En lugar de poblaciones inertes y manipulables, se masifica el populacho aferrado a sus vivencias. Resisten los gustos por los ídolos, las canciones rancheras y los boleros. Prospera la música popular y los sonidos de la calle, e intentan resistir los diversos espacios de sociabilidad, de educación emocional y sentimental de la ciudad. También ocurre lo contrario, cuando la fuerza mercantil se apropia de expresiones populares, por ejemplo, la representación de la Pasión en Iztapalapa, que de explosión de creencias populares religiosas transita hacia la puesta en escena de un espectáculo a escala de los medios.

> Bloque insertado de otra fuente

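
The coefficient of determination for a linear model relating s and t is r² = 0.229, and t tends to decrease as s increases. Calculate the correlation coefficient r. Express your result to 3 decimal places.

-0.479

|r| = √0.229 = 0.479
The association is negative, so r = −0.479.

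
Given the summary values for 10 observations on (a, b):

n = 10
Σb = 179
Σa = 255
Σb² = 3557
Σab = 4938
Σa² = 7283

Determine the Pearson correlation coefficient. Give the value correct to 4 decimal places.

0.7117

r = (nΣab − ΣaΣb) / √[(nΣa² − (Σa)²)(nΣb² − (Σb)²)]
Numerator: 10×4938 − 255×179 = 3735
Denominator: √[(72830 − 65025)(35570 − 32041)] = √[7805 × 3529] = 5248.2230
r = 3735 / 5248.2230 ≈ 0.7117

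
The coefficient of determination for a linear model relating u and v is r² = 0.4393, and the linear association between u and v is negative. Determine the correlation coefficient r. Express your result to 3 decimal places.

-0.663

|r| = √0.4393 = 0.663
The association is negative, so r = −0.663.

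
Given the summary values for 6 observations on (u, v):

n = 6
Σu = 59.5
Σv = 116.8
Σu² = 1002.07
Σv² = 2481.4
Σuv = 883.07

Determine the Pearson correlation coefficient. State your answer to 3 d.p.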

Sin garantías / Lo único eterno, los combates culturales
Apocalipstik le toma el pulso al medio siglo en condiciones adversas. Ironía histórica, las izquierdas pusieron las luchas y los muertos para las transformaciones, y, en el cierre del siglo XX, las derechas toman la estafeta. El nuevo presidente jura ante la Biblia y la corte sexenal se puebla de religiosos confesos, cuya primera lucha cultural es contra Juárez y por reivindicar a los cristeros. Una atmósfera de dos sexenios que suma, a la cruz, la espada desenvainada de la guerra contra las drogas.
De ahí la oscilación íntima entre declarar el desastre y rescatar tradiciones de lucha, asumir que la historia no tiene garantías y que por tanto algo tan consolidado como el Estado laico vuelve a sufrir nuevos embates. El innegable renacer del conservadurismo moral, del patriarcado y el machismo tiene sin embargo un antagonista, las tradiciones de lucha creadas a lo largo de la segunda mitad del siglo XX.
Una lectura posible de Apocalipstick consiste en seguir el curso de sus hilos narrativos que trenzan esa tradición. El tejido de los muy diversos hilos de la carga desmadrosa popular, la fuerza de las culturas de las gentes, el largo ciclo de luchas colectivas (obreras, campesinas, de colonos, el sismo de 1985, el nuevo cardenismo, el nuevo zapatismo, las marchas indígenas y el naciente obradorismo) y, muy importante, de minorías antes sumisas, que al paso de las décadas, de manera clara de los sesenta en adelante, cobran creciente beligerancia y se expanden. Las diversas expresiones no católicas, el feminismo, la diversidad sexual y un largo etcétera de identidades. Un fresco inconexo y palpitante que no ceja.
La relación desigual entre sociedad conservadora y pequeños grupos alternativos de los años cincuenta y sesenta se modifica poco a poco a lo largo del medio siglo. Hay tránsitos innegables. La ciudad del pecado y su simbiosis con la cultura represora religiosa pierde fuerza. El México freudiano, insiste Monsiváis, traslada la gestión de la culpa de los confesionarios al diván del terapeuta. Las señoras que engañan en los moteles al marido tienen en el cuarto de junto a su abogado, para lo que se ofrezca. La tolerancia se convierte en un “sistema ecológico” que atenúa en ocasiones la abierta intimidación machista y del patriarcado, aunque la violencia estructural siembra nuevos huevos de serpiente. El feminismo deviene en una fuerza que ocupa sitios en la política, en nuevas conductas y giros del lenguaje. Y la Ciudad de México logra gobiernos que, en ocasiones, consolidan los avances. Ya rondando sus setenta años, Monsiváis levanta el velo de las tendencias conservadoras y decadentes y rehace su legado, las luchas culturales que se reaniman a veces desde la izquierda, pero también a la derecha, en esa historia interminable, sin garantías, que sólo deja como certidumbre del presente y del futuro el destino incierto de los combates culturales.